I put this deck together not too long after I arrived in Boston, with all my possessions lost to Katrina. I wanted to dredge up as much of this story as I could. Put it down on paper again before it was lost along with all the sketchbooks it was scattered throughout. I got down the bare bones of the plot; I got down all of the various incidents I’d come up with. I even started to flesh it out into something I could use to draw the comic from – some of the early chapters are fairly defined.

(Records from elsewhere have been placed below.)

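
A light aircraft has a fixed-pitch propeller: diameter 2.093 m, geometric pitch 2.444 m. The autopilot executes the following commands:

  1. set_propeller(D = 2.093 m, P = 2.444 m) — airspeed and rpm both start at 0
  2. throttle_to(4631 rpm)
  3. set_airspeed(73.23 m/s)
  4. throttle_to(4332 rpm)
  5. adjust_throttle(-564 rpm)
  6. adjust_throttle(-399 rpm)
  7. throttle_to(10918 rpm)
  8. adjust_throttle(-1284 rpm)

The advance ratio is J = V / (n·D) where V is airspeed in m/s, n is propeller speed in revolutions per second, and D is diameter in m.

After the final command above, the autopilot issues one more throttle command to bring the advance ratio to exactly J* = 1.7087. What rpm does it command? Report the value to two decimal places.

rpm = 1228.59

set_propeller: D = 2.093 m, P = 2.444 m (p = P/D = 1.167702); state ← (V=0, rpm=0)
throttle_to(4631): rpm ← 4631
set_airspeed(73.23): V ← 73.23 m/s
throttle_to(4332): rpm ← 4332
adjust_throttle(-564): rpm ← 4332 -564 = 3768
adjust_throttle(-399): rpm ← 3768 -399 = 3369
throttle_to(10918): rpm ← 10918
adjust_throttle(-1284): rpm ← 10918 -1284 = 9634
final state: V = 73.23 m/s, rpm = 9634 → n = rpm/60 = 160.566667 rev/s
target J* = 1.7087; solve J* = V/(n·D) for n: n = V/(J*·D) = 73.23/(1.7087 × 2.093) = 20.476418 rev/s
rpm = 60·n = 1228.585080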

But it still wasn’t ready. Still was missing something. And I also knew I still didn’t have the comics-making chops to make it what it needed to be. So it went on the shelf and I proposed a collaboration with Nick. Which went fairly well for a chapter. Then the Tarot deck, then the move to Seattle, then the breakup, then the need to do comics again. I thought of trying to do this as my first solo project, but it was still missing something, and I wanted to do something more upbeat to pull me out of the emotional funk of a breakup – this story is pretty relentlessly dark.
I’ve been learning a lot by doing Rita. And a few ideas came to me for this story that I think really filled in the missing parts of the core. There’s still outer details to work out – stuff involving Sidhé conspiracies and courtly intrigues, stuff involving unlikely romances – but the bones, ah, the bones. The bones are there, polished and ready to be built upon.

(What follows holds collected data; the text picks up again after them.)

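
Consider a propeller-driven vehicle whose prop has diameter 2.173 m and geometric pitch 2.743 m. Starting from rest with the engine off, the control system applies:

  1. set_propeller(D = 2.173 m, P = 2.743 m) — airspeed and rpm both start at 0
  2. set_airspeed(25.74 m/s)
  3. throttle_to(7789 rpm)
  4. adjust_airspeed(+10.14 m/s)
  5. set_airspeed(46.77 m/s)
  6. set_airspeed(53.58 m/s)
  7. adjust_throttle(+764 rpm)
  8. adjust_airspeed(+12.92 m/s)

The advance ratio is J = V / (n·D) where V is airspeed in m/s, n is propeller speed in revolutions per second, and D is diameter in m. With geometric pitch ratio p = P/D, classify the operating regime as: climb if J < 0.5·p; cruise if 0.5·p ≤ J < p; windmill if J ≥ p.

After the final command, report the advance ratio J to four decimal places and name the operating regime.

J = 0.2147, regime = climb

set_propeller: D = 2.173 m, P = 2.743 m (p = P/D = 1.262310); state ← (V=0, rpm=0)
set_airspeed(25.74): V ← 25.74 m/s
throttle_to(7789): rpm ← 7789
adjust_airspeed(+10.14): V ← 25.74 +10.14 = 35.88 m/s
set_airspeed(46.77): V ← 46.77 m/s
set_airspeed(53.58): V ← 53.58 m/s
adjust_throttle(+764): rpm ← 7789 +764 = 8553
adjust_airspeed(+12.92): V ← 53.58 +12.92 = 66.5 m/s
final state: V = 66.5 m/s, rpm = 8553 → n = rpm/60 = 142.550000 rev/s
J = V / (n·D) = 66.5 / (142.550000 × 2.173) = 0.214682
regime bands: climb J<0.6312 | cruise [0.6312, 1.2623) | windmill J≥1.2623
J = 0.2147 → climb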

My plan is to try and write the first draft of a script for the whole story during Nanowrimo. Yeah, I’ll be cheating – NNWM is supposed to be from scratch, as I understand it. But I don’t care. This thing’s been brewing inside me for about fifteen years, and it’s time to make ready to let it out. I intend to work on this and Absinthe in parallel once I’m done with Rita. And if Absinthe finishes before Drowning City is done, there will be some other light-hearted story to break up the gloom.
Some parts of the story I’ve talked about, here and there. The woman turning into a monster. The elves invading her city, the Hero whose story she’s a minor character in, the resolutely unmagical sword who moves between the elves, the Hero, and our monster. The endless rain, the blackouts. Other things I haven’t spoken about yet. The Black Dog who follows her and his ultimate significance. The reason she’s becoming a monster. The ways the elves toy with her.
I dunno. I’m still not entirely sure I’m ready to start pounding this pile of angst and fantasy into a shape. But I don’t think I’ll ever be much more ready.